Today's media climate works against politicians who want to focus on local issues. All-day cable news networks have cut into the demand for local news broadcasts. Struggling newspapers add commentary on national and world affairs, not more local reporting. Candidates for local races can't afford major media advertisements, and they labor to attract attention from the dwindling number of small-scale newspapers and radio stations. And yet local politicians are the ones who set sales-tax rates, allocate funds for road construction, run our schools, and oversee various other programs that shape our everyday lives.
Evangelicals have struggled to develop a coherent, comprehensive political philosophy. That problem manifests itself in local elections, where social issues such as same-sex marriage and abortion do not play a large role. Even left-leaning evangelicals' focal issues, including poverty relief and health coverage, typically play out on the national level. As a result, few voter guides circulated among evangelicals even bother to include local initiatives and candidates.

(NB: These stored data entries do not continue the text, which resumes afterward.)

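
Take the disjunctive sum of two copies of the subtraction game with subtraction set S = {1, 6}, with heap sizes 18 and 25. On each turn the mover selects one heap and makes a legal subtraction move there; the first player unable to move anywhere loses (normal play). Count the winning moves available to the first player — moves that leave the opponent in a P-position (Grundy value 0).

0

All heaps use S = {1, 6}:
G(0) = 0
G(1) = mex{0} = 1
G(2) = mex{1} = 0
G(3) = mex{0} = 1
G(4) = mex{1} = 0
G(5) = mex{0} = 1
G(6) = mex{1,0} = 2
G(7) = mex{2,1} = 0
G(8) = mex{0,0} = 1
G(9) = mex{1,1} = 0
G(10) = mex{0,0} = 1
G(11) = mex{1,1} = 0
G(12) = mex{0,2} = 1
G(13) = mex{1,0} = 2
G(14) = mex{2,1} = 0
G(15) = mex{0,0} = 1
G(16) = mex{1,1} = 0
G(17) = mex{0,0} = 1
G(18) = mex{1,1} = 0
G(19) = mex{0,2} = 1
G(20) = mex{1,0} = 2
G(21) = mex{2,1} = 0
G(22) = mex{0,0} = 1
G(23) = mex{1,1} = 0
G(24) = mex{0,0} = 1
G(25) = mex{1,1} = 0
Heap A: G(18) = 0.
Heap B: G(25) = 0.
Combined Grundy value = 0 ⊕ 0 = 0.
A winning move leaves total XOR = 0, i.e. changes one component's Grundy value g to g ⊕ X where X is the current total.
Heap A: target g' = 0⊕0 = 0, but every legal move changes the Grundy value (mex property), so 0 moves.
Heap B: target g' = 0⊕0 = 0, but every legal move changes the Grundy value (mex property), so 0 moves.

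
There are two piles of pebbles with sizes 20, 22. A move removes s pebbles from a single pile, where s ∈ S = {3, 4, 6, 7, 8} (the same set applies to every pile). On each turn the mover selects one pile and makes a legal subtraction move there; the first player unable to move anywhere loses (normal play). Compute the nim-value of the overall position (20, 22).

All piles use S = {3, 4, 6, 7, 8}:
G(0) = 0
G(1) = mex{} = 0
G(2) = mex{} = 0
G(3) = mex{0} = 1
G(4) = mex{0,0} = 1
G(5) = mex{0,0} = 1
G(6) = mex{1,0,0} = 2
G(7) = mex{1,1,0,0} = 2
G(8) = mex{1,1,0,0,0} = 2
G(9) = mex{2,1,1,0,0} = 3
G(10) = mex{2,2,1,1,0} = 3
G(11) = mex{2,2,1,1,1} = 0
G(12) = mex{3,2,2,1,1} = 0
G(13) = mex{3,3,2,2,1} = 0
G(14) = mex{0,3,2,2,2} = 1
G(15) = mex{0,0,3,2,2} = 1
G(16) = mex{0,0,3,3,2} = 1
G(17) = mex{1,0,0,3,3} = 2
G(18) = mex{1,1,0,0,3} = 2
G(19) = mex{1,1,0,0,0} = 2
G(20) = mex{2,1,1,0,0} = 3
G(21) = mex{2,2,1,1,0} = 3
G(22) = mex{2,2,1,1,1} = 0
Pile A: G(20) = 3.
Pile B: G(22) = 0.
Combined Grundy value = 3 ⊕ 0 = 3.

3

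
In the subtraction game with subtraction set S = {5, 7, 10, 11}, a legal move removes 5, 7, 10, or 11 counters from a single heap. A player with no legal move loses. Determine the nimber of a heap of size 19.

0

n :  0  1  2  3  4  5  6  7  8  9 10 11 12 13 14 15 16 17 18 19
G :  0  0  0  0  0  1  1  1  1  1  2  2  2  2  2  3  0  0  0  0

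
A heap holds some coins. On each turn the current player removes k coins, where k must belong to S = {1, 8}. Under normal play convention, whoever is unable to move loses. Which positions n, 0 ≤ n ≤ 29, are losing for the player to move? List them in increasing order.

0, 2, 4, 6, 9, 11, 13, 15, 18, 20, 22, 24, 27, 29

G(0) = 0
G(1) = mex{0} = 1
G(2) = mex{1} = 0
G(3) = mex{0} = 1
G(4) = mex{1} = 0
G(5) = mex{0} = 1
G(6) = mex{1} = 0
G(7) = mex{0} = 1
G(8) = mex{1,0} = 2
G(9) = mex{2,1} = 0
G(10) = mex{0,0} = 1
G(11) = mex{1,1} = 0
G(12) = mex{0,0} = 1
G(13) = mex{1,1} = 0
G(14) = mex{0,0} = 1
G(15) = mex{1,1} = 0
G(16) = mex{0,2} = 1
G(17) = mex{1,0} = 2
G(18) = mex{2,1} = 0
G(19) = mex{0,0} = 1
G(20) = mex{1,1} = 0
G(21) = mex{0,0} = 1
G(22) = mex{1,1} = 0
G(23) = mex{0,0} = 1
G(24) = mex{1,1} = 0
G(25) = mex{0,2} = 1
G(26) = mex{1,0} = 2
G(27) = mex{2,1} = 0
G(28) = mex{0,0} = 1
G(29) = mex{1,1} = 0
P-positions are exactly the n with G(n) = 0.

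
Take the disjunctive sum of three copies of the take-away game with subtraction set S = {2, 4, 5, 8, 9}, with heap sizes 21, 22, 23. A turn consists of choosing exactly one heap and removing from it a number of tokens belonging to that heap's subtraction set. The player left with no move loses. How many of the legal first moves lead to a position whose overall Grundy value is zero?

0

All heaps use S = {2, 4, 5, 8, 9}:
G(0) = 0
G(1) = mex{} = 0
G(2) = mex{0} = 1
G(3) = mex{0} = 1
G(4) = mex{1,0} = 2
G(5) = mex{1,0,0} = 2
G(6) = mex{2,1,0} = 3
G(7) = mex{2,1,1} = 0
G(8) = mex{3,2,1,0} = 4
G(9) = mex{0,2,2,0,0} = 1
G(10) = mex{4,3,2,1,0} = 5
G(11) = mex{1,0,3,1,1} = 2
G(12) = mex{5,4,0,2,1} = 3
G(13) = mex{2,1,4,2,2} = 0
G(14) = mex{3,5,1,3,2} = 0
G(15) = mex{0,2,5,0,3} = 1
G(16) = mex{0,3,2,4,0} = 1
G(17) = mex{1,0,3,1,4} = 2
G(18) = mex{1,0,0,5,1} = 2
G(19) = mex{2,1,0,2,5} = 3
G(20) = mex{2,1,1,3,2} = 0
G(21) = mex{3,2,1,0,3} = 4
G(22) = mex{0,2,2,0,0} = 1
G(23) = mex{4,3,2,1,0} = 5
Heap A: G(21) = 4.
Heap B: G(22) = 1.
Heap C: G(23) = 5.
Combined Grundy value = 4 ⊕ 1 ⊕ 5 = 0.
A winning move leaves total XOR = 0, i.e. changes one component's Grundy value g to g ⊕ X where X is the current total.
Heap A: target g' = 4⊕0 = 4, but every legal move changes the Grundy value (mex property), so 0 moves.
Heap B: target g' = 1⊕0 = 1, but every legal move changes the Grundy value (mex property), so 0 moves.
Heap C: target g' = 5⊕0 = 5, but every legal move changes the Grundy value (mex property), so 0 moves.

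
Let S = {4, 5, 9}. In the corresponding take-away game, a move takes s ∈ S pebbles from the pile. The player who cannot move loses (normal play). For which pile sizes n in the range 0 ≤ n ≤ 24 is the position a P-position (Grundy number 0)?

0, 1, 2, 3, 13, 14, 15, 16

G(0) = 0
G(1) = mex{} = 0
G(2) = mex{} = 0
G(3) = mex{} = 0
G(4) = mex{0} = 1
G(5) = mex{0,0} = 1
G(6) = mex{0,0} = 1
G(7) = mex{0,0} = 1
G(8) = mex{1,0} = 2
G(9) = mex{1,1,0} = 2
G(10) = mex{1,1,0} = 2
G(11) = mex{1,1,0} = 2
G(12) = mex{2,1,0} = 3
G(13) = mex{2,2,1} = 0
G(14) = mex{2,2,1} = 0
G(15) = mex{2,2,1} = 0
G(16) = mex{3,2,1} = 0
G(17) = mex{0,3,2} = 1
G(18) = mex{0,0,2} = 1
G(19) = mex{0,0,2} = 1
G(20) = mex{0,0,2} = 1
G(21) = mex{1,0,3} = 2
G(22) = mex{1,1,0} = 2
G(23) = mex{1,1,0} = 2
G(24) = mex{1,1,0} = 2
P-positions are exactly the n with G(n) = 0.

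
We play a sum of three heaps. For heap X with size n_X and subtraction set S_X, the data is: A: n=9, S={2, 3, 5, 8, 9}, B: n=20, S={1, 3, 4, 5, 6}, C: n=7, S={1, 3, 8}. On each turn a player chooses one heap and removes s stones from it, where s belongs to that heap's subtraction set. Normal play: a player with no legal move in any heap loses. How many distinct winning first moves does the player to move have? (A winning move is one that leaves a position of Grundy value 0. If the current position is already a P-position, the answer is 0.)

Heap A, S = {2, 3, 5, 8, 9}:
n : 0 1 2 3 4 5 6 7 8 9
G : 0 0 1 1 2 2 3 0 4 1
G_A(9) = 1.
Heap B, S = {1, 3, 4, 5, 6}:
G(0) = 0
G(1) = mex{0} = 1
G(2) = mex{1} = 0
G(3) = mex{0,0} = 1
G(4) = mex{1,1,0} = 2
G(5) = mex{2,0,1,0} = 3
G(6) = mex{3,1,0,1,0} = 2
G(7) = mex{2,2,1,0,1} = 3
G(8) = mex{3,3,2,1,0} = 4
G(9) = mex{4,2,3,2,1} = 0
G(10) = mex{0,3,2,3,2} = 1
G(11) = mex{1,4,3,2,3} = 0
G(12) = mex{0,0,4,3,2} = 1
G(13) = mex{1,1,0,4,3} = 2
G(14) = mex{2,0,1,0,4} = 3
G(15) = mex{3,1,0,1,0} = 2
G(16) = mex{2,2,1,0,1} = 3
G(17) = mex{3,3,2,1,0} = 4
G(18) = mex{4,2,3,2,1} = 0
G(19) = mex{0,3,2,3,2} = 1
G(20) = mex{1,4,3,2,3} = 0
G_B(20) = 0.
Heap C, S = {1, 3, 8}:
n : 0 1 2 3 4 5 6 7
G : 0 1 0 1 0 1 0 1
G_C(7) = 1.
Combined Grundy value = 1 ⊕ 0 ⊕ 1 = 0.
A winning move leaves total XOR = 0, i.e. changes one component's Grundy value g to g ⊕ X where X is the current total.
Heap A: target g' = 1⊕0 = 1, but every legal move changes the Grundy value (mex property), so 0 moves.
Heap B: target g' = 0⊕0 = 0, but every legal move changes the Grundy value (mex property), so 0 moves.
Heap C: target g' = 1⊕0 = 1, but every legal move changes the Grundy value (mex property), so 0 moves.

0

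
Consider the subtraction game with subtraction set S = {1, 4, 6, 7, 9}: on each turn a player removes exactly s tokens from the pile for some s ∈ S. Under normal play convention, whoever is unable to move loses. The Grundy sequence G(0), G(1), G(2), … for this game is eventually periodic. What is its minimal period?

13

G(0) = 0
G(1) = mex{0} = 1
G(2) = mex{1} = 0
G(3) = mex{0} = 1
G(4) = mex{1,0} = 2
G(5) = mex{2,1} = 0
G(6) = mex{0,0,0} = 1
G(7) = mex{1,1,1,0} = 2
G(8) = mex{2,2,0,1} = 3
G(9) = mex{3,0,1,0,0} = 2
G(10) = mex{2,1,2,1,1} = 0
G(11) = mex{0,2,0,2,0} = 1
G(12) = mex{1,3,1,0,1} = 2
G(13) = mex{2,2,2,1,2} = 0
G(14) = mex{0,0,3,2,0} = 1
G(15) = mex{1,1,2,3,1} = 0
G(16) = mex{0,2,0,2,2} = 1
G(17) = mex{1,0,1,0,3} = 2
G(18) = mex{2,1,2,1,2} = 0
G(19) = mex{0,0,0,2,0} = 1
G(20) = mex{1,1,1,0,1} = 2
G(21) = mex{2,2,0,1,2} = 3
G(22) = mex{3,0,1,0,0} = 2
G(23) = mex{2,1,2,1,1} = 0
G(24) = mex{0,2,0,2,0} = 1
G(25) = mex{1,3,1,0,1} = 2
G(26) = mex{2,2,2,1,2} = 0
G(27) = mex{0,0,3,2,0} = 1
G(n+13) = G(n) holds for n = 0,…,8 (a full window of length max(S) = 9), so the sequence is purely periodic with period 13.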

While evangelicals have grasped for theological principles to guide their political behavior, they have likewise searched for biblical clues to guide their ecclesiology, the doctrine of the church. Though the link between politics and ecclesiology may not be obvious, it is no coincidence that evangelicals stumble in both realms. In each case, evangelicals have neglected to properly care for what's right in front of them.

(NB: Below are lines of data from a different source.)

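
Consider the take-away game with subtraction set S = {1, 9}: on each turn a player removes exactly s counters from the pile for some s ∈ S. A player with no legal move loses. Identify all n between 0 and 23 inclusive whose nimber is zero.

0, 2, 4, 6, 8, 10, 12, 14, 16, 18, 20, 22

G(0) = 0
G(1) = mex{0} = 1
G(2) = mex{1} = 0
G(3) = mex{0} = 1
G(4) = mex{1} = 0
G(5) = mex{0} = 1
G(6) = mex{1} = 0
G(7) = mex{0} = 1
G(8) = mex{1} = 0
G(9) = mex{0,0} = 1
G(10) = mex{1,1} = 0
G(11) = mex{0,0} = 1
G(12) = mex{1,1} = 0
G(13) = mex{0,0} = 1
G(14) = mex{1,1} = 0
G(15) = mex{0,0} = 1
G(16) = mex{1,1} = 0
G(17) = mex{0,0} = 1
G(18) = mex{1,1} = 0
G(19) = mex{0,0} = 1
G(20) = mex{1,1} = 0
G(21) = mex{0,0} = 1
G(22) = mex{1,1} = 0
G(23) = mex{0,0} = 1
P-positions are exactly the n with G(n) = 0.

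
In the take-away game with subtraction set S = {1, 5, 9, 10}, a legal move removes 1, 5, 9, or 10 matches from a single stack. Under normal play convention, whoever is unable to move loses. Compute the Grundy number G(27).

n :  0  1  2  3  4  5  6  7  8  9 10 11 12 13 14 15 16 17 18 19 20 21 22 23 24 25 26 27
G :  0  1  0  1  0  1  0  1  0  1  2  3  2  3  2  3  2  3  2  0  1  0  1  0  1  0  1  0

0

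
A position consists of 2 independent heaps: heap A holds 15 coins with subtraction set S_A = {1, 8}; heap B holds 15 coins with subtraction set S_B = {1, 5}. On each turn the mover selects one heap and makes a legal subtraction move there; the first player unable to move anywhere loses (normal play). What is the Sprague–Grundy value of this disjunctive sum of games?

Heap A, S = {1, 8}:
G(0) = 0
G(1) = mex{0} = 1
G(2) = mex{1} = 0
G(3) = mex{0} = 1
G(4) = mex{1} = 0
G(5) = mex{0} = 1
G(6) = mex{1} = 0
G(7) = mex{0} = 1
G(8) = mex{1,0} = 2
G(9) = mex{2,1} = 0
G(10) = mex{0,0} = 1
G(11) = mex{1,1} = 0
G(12) = mex{0,0} = 1
G(13) = mex{1,1} = 0
G(14) = mex{0,0} = 1
G(15) = mex{1,1} = 0
G_A(15) = 0.
Heap B, S = {1, 5}:
G(0) = 0
G(1) = mex{0} = 1
G(2) = mex{1} = 0
G(3) = mex{0} = 1
G(4) = mex{1} = 0
G(5) = mex{0,0} = 1
G(6) = mex{1,1} = 0
G(7) = mex{0,0} = 1
G(8) = mex{1,1} = 0
G(9) = mex{0,0} = 1
G(10) = mex{1,1} = 0
G(11) = mex{0,0} = 1
G(12) = mex{1,1} = 0
G(13) = mex{0,0} = 1
G(14) = mex{1,1} = 0
G(15) = mex{0,0} = 1
G_B(15) = 1.
Combined Grundy value = 0 ⊕ 1 = 1.

1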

Evangelical neglect of the local church is a function both of history and theology. Historically, efforts to reform American Protestantism circumvented churches that had succumbed to theological error and evangelistic complacency. So after World War II, parachurch organizations proliferated. To this day, the ad-hoc movement is led not by its churches but by its seminaries, publishing houses, and campus ministries. Even in this megachurch era, many pastors cut their teeth in parachurch ministry and lead their churches like an evangelistic mission or social-service agency. By targeting specific demographic groups, they do not speak to their local communities as a whole.
But most evangelical churches are congregational, which suggests that conservative Protestants have a high view of the local church. After all, their forebears rebelled first against the Roman Catholic Church, and many later abandoned Protestant state churches. Lack of a denomination is no hindrance to them. The largest Protestant body, the Southern Baptist Convention, grants autonomy to local churches.
Yet the way evangelicals embody their theology today sometimes precludes a local focus. Evangelicals inherited from the Protestant Reformers a distinction between the visible (gathered) church and the invisible (universal) church. The Bible speaks of the church in both ways. Jesus Christ is the head of the body — that is, the church universal (Col. 1:18, 24). Through the church universal, the "manifold wisdom of God should be made known to the rulers and authorities in the heavenly places" (Eph. 3:10). But Paul also greeted the local church that met in the house of Priscilla and Aquila (Rom. 16:3-5), and addressed local churches in Rome, Laodicea, and Colossae.